Nursing Roles Outside the Hospital

Nursing Roles Outside the Hospital

Nursing is the largest healthcare profession in our state as well as in the nation. Chances are that a nurse has cared for you or someone you know in a hospital, which is an acute-care setting. In these settings, patients receive active but short-term treatment for a severe injury, an episode of an illness, an urgent medical condition or during recovery from surgery.

But did you know the women and men who are registered nurses serve all communities, and work in various non-acute care settings around the country? Examples of non-acute care settings incude clinics, long-term care, community health, schools and public health.

Nurses’ work is exciting and rewarding, because no matter the setting, nurses help people be as healthy as possible. We talked to several nurses who work in non-acute care settings around Washington and asked them about their roles and responsibilities. Hear what they had to say and see if you can picture yourself in any of the roles.
Cate_Armstrong

Cate Armstrong, a licensed practical nurse in a health clinic

What are your top three responsibilities that you would highlight?

 

  • Patient care is always #1! As the clinical staff lead, I try to impress upon all of the staff how important it is to treat all the patients as if they were your own family member or yourself.
  • Healthy Planet Program (population health). I work to do my part in meeting my organization’s commitment to reduce and prevent chronic illnesses such as diabetes, cancer, and preventing disease through immunizations.
  • Making sure the staff (back and front office) and providers are working together as a care team.

What’s something that might surprise others about your role?

    While I can’t do as much as a registered nurse, I am making so much positive impact on patients and on for the organization I work for. LPNs are a crucial part of the health care team!

L. Sawyer Robertson, a correctional health nurse

What are your top three responsibilities that you would highlight?

  • Safety and security
  • Providing safe quality health care
  • Providing prompt emergency health care

How would you describe the demand for your nursing role?

    There is a very high demand for correctional nurses.

Jan Wendt, a maternal and child health nurse with public health

How would you describe a “day in the life” of a public health nurse?

I work with lots of people in different programs that help kids. A day in my role never seems to look the same! For example, I go to people’s homes and help pregnant women have healthy pregnancies and prepare to become great moms; then I help those same new moms (and sometimes new dads) become better parents. I occasionally teach teen parents at an alternative high school; and I visit day care centers and do health and safety checks.

Yolanda Fong, a supervisor of Chronic Disease Prevention with public health

How would you describe a “day in the life” of a public health nurse?

My job is ever-changing. I don’t do direct care; instead, I supervise programs that work to prevent chronic diseases in the community. Chronic disease is long-term, associated with many risk factors, and in most cases, cannot be cured. Heart disease, stroke, cancer and diabetes are some of the most common chronic diseases we address in public health.

What are your top three responsibilities that you would highlight?

I work to make the community a healthier place to live, learn, work and play. I do this in partnership with a wide verity of community organizations and members. For example, I recently worked on putting together a resource for teachers and staff in early learning centers to promote healthy eating and physical activity in the classroom. I often find myself in places that people would not traditional expect to see a nurse. For example, we are currently working with cities to promote health.

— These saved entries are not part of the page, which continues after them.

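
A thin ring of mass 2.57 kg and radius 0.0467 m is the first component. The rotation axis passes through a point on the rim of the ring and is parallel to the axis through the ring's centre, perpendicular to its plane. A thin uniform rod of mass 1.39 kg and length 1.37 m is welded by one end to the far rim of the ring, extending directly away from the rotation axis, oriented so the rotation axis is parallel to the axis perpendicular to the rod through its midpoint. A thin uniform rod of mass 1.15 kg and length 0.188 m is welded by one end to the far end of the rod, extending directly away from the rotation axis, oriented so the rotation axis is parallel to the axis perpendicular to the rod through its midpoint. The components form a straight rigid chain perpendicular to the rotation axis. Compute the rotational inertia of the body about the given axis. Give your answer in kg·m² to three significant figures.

3.86

Thin ring: I_cm = MR² = (2.57)(0.0467)² = 0.0056049 kg·m²; centre at d = 0.0467 m, so I = I_cm + Md² gives I = 0.0056049 + (2.57)(0.0467)² = 0.01121 kg·m².
Thin rod: I_cm = (1/12)ML² = (1/12)(1.39)(1.37)² = 0.21741 kg·m²; centre at d = 0.0467 + 0.0467 + 0.685 = 0.7784 m, so I = I_cm + Md² gives I = 0.21741 + (1.39)(0.7784)² = 1.0596 kg·m².
Thin rod: I_cm = (1/12)ML² = (1/12)(1.15)(0.188)² = 0.0033871 kg·m²; centre at d = 0.0467 + 0.0467 + 0.685 + 0.685 + 0.094 = 1.5574 m, so I = I_cm + Md² gives I = 0.0033871 + (1.15)(1.5574)² = 2.7927 kg·m².
Total I = 0.01121 + 1.0596 + 2.7927 = 3.8635 kg·m².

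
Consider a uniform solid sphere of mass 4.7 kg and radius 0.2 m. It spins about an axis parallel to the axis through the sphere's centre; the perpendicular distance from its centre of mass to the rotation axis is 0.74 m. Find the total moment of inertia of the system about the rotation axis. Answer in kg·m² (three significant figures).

2.65

I_cm = (2/5)MR² = (2/5)(4.7)(0.2)² = 0.0752 kg·m²; centre at d = 0.74 m, so I = I_cm + Md² gives I = 0.0752 + (4.7)(0.74)² = 2.6489 kg·m².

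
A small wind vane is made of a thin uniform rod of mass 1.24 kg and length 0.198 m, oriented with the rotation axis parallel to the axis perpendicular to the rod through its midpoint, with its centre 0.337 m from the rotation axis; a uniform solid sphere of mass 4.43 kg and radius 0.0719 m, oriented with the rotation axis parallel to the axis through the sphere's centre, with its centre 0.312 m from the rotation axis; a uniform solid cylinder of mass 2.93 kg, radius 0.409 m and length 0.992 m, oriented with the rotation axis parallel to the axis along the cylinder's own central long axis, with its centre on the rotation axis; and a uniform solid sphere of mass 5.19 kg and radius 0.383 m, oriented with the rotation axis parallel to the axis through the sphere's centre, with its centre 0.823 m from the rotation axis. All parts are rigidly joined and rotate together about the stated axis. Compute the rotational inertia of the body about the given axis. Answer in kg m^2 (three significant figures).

4.65

Thin rod: I_cm = (1/12)ML² = (1/12)(1.24)(0.198)² = 0.0040511 kg m^2; centre at d = 0.337 m, so I = I_cm + Md² gives I = 0.0040511 + (1.24)(0.337)² = 0.14488 kg m^2.
Solid sphere: I_cm = (2/5)MR² = (2/5)(4.43)(0.0719)² = 0.0091605 kg m^2; centre at d = 0.312 m, so I = I_cm + Md² gives I = 0.0091605 + (4.43)(0.312)² = 0.44039 kg m^2.
Solid cylinder: I_cm = (1/2)MR² = (1/2)(2.93)(0.409)² = 0.24507 kg m^2; axis through the centre, so I = 0.24507 kg m^2.
Solid sphere: I_cm = (2/5)MR² = (2/5)(5.19)(0.383)² = 0.30453 kg m^2; centre at d = 0.823 m, so I = I_cm + Md² gives I = 0.30453 + (5.19)(0.823)² = 3.8199 kg m^2.
Total I = 0.14488 + 0.44039 + 0.24507 + 3.8199 = 4.6502 kg m^2.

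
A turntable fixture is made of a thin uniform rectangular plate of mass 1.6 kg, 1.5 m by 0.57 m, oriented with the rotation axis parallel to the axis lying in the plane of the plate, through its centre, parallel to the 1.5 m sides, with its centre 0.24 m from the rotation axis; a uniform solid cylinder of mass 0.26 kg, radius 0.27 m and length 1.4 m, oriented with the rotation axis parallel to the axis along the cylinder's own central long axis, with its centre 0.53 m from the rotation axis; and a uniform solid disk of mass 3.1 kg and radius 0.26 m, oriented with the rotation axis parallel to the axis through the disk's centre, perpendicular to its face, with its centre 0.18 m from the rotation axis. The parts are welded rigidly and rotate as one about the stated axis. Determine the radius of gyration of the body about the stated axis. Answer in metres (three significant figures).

Rectangular plate: I_cm = (1/12)Mb² = (1/12)(1.6)(0.57)² = 0.04332 kg·m²; centre at d = 0.24 m, so the parallel axis theorem gives I = 0.04332 + (1.6)(0.24)² = 0.13548 kg·m².
Solid cylinder: I_cm = (1/2)MR² = (1/2)(0.26)(0.27)² = 0.009477 kg·m²; centre at d = 0.53 m, so the parallel axis theorem gives I = 0.009477 + (0.26)(0.53)² = 0.082511 kg·m².
Solid disk: I_cm = (1/2)MR² = (1/2)(3.1)(0.26)² = 0.10478 kg·m²; centre at d = 0.18 m, so the parallel axis theorem gives I = 0.10478 + (3.1)(0.18)² = 0.20522 kg·m².
Total I = 0.42321 kg·m²; total mass M = 4.96 kg.
k = √(I/M) = √(0.42321/4.96) = 0.2921 m.

0.292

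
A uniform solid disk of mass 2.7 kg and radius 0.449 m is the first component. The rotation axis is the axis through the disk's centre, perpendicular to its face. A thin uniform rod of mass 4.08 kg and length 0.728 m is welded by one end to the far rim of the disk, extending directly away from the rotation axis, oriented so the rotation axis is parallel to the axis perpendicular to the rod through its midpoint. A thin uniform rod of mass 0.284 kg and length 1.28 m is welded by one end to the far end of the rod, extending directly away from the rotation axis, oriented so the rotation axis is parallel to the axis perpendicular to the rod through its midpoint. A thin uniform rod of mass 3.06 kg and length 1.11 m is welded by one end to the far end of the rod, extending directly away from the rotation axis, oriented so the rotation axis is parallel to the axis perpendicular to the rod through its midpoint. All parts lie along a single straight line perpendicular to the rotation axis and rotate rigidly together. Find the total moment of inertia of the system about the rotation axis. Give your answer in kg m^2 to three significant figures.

32.2

Solid disk: I_cm = (1/2)MR² = (1/2)(2.7)(0.449)² = 0.27216 kg m^2; axis through the centre, so I = 0.27216 kg m^2.
Thin rod: I_cm = (1/12)ML² = (1/12)(4.08)(0.728)² = 0.18019 kg m^2; centre at d = 0.449 + 0.364 = 0.813 m, so I = I_cm + Md² gives I = 0.18019 + (4.08)(0.813)² = 2.8769 kg m^2.
Thin rod: I_cm = (1/12)ML² = (1/12)(0.284)(1.28)² = 0.038775 kg m^2; centre at d = 0.449 + 0.364 + 0.364 + 0.64 = 1.817 m, so I = I_cm + Md² gives I = 0.038775 + (0.284)(1.817)² = 0.9764 kg m^2.
Thin rod: I_cm = (1/12)ML² = (1/12)(3.06)(1.11)² = 0.31419 kg m^2; centre at d = 0.449 + 0.364 + 0.364 + 0.64 + 0.64 + 0.555 = 3.012 m, so I = I_cm + Md² gives I = 0.31419 + (3.06)(3.012)² = 28.075 kg m^2.
Total I = 0.27216 + 2.8769 + 0.9764 + 28.075 = 32.2 kg m^2.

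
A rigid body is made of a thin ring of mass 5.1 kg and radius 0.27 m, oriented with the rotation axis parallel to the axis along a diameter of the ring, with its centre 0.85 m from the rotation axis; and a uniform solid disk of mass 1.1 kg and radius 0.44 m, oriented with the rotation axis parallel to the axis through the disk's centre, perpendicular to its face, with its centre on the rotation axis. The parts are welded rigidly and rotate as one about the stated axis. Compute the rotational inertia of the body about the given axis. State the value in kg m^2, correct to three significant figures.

Thin ring: I_cm = (1/2)MR² = (1/2)(5.1)(0.27)² = 0.1859 kg m^2; centre at d = 0.85 m, so the parallel axis theorem gives I = 0.1859 + (5.1)(0.85)² = 3.8706 kg m^2.
Solid disk: I_cm = (1/2)MR² = (1/2)(1.1)(0.44)² = 0.10648 kg m^2; axis through the centre, so I = 0.10648 kg m^2.
Total I = 3.8706 + 0.10648 = 3.9771 kg m^2.

3.98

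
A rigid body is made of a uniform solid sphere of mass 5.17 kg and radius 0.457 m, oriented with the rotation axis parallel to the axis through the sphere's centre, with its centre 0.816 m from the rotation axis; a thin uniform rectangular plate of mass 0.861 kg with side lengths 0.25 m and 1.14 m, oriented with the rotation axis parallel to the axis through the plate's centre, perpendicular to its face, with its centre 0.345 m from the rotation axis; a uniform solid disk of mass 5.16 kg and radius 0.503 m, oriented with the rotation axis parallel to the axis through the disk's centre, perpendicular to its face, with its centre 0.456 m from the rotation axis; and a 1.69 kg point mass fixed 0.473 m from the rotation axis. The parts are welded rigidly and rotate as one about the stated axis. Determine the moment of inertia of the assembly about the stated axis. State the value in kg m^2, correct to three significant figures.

Solid sphere: I_cm = (2/5)MR² = (2/5)(5.17)(0.457)² = 0.4319 kg m^2; centre at d = 0.816 m, so the parallel axis theorem gives I = 0.4319 + (5.17)(0.816)² = 3.8744 kg m^2.
Rectangular plate: I_cm = (1/12)M(a²+b²) = (1/12)(0.861)[(0.25)² + (1.14)²] = 0.097731 kg m^2; centre at d = 0.345 m, so the parallel axis theorem gives I = 0.097731 + (0.861)(0.345)² = 0.20021 kg m^2.
Solid disk: I_cm = (1/2)MR² = (1/2)(5.16)(0.503)² = 0.65276 kg m^2; centre at d = 0.456 m, so the parallel axis theorem gives I = 0.65276 + (5.16)(0.456)² = 1.7257 kg m^2.
Point mass: I_cm = 0; centre at d = 0.473 m, so the parallel axis theorem gives I = 0 + (1.69)(0.473)² = 0.3781 kg m^2.
Total I = 3.8744 + 0.20021 + 1.7257 + 0.3781 = 6.1784 kg m^2.

6.18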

How could students get a nursing role like yours in the future?

It is beneficial to have a least a Bachelor of Science in Nursing (BSN) degree, especially from a program that has a strong community health rotation.

David Reyes, a university nursing professor

What are your top three responsibilities that you would highlight?

  • Teaching students and supporting them to succeed
  • Engaging in scholarship activities that benefit the communities that I work with to improve their quality of life and inform my teaching and research,
  • My professional service activities, which could be participating on a professional board or serving on a university committee

How would you describe the demand for your nursing role?

There is a great demand for nurse educators, particularly in the face of retirement for the “baby boomer” generation, which compounds the current shortage of nursing faculty. Until we get enough educators, nursing schools will turn away qualified students who apply.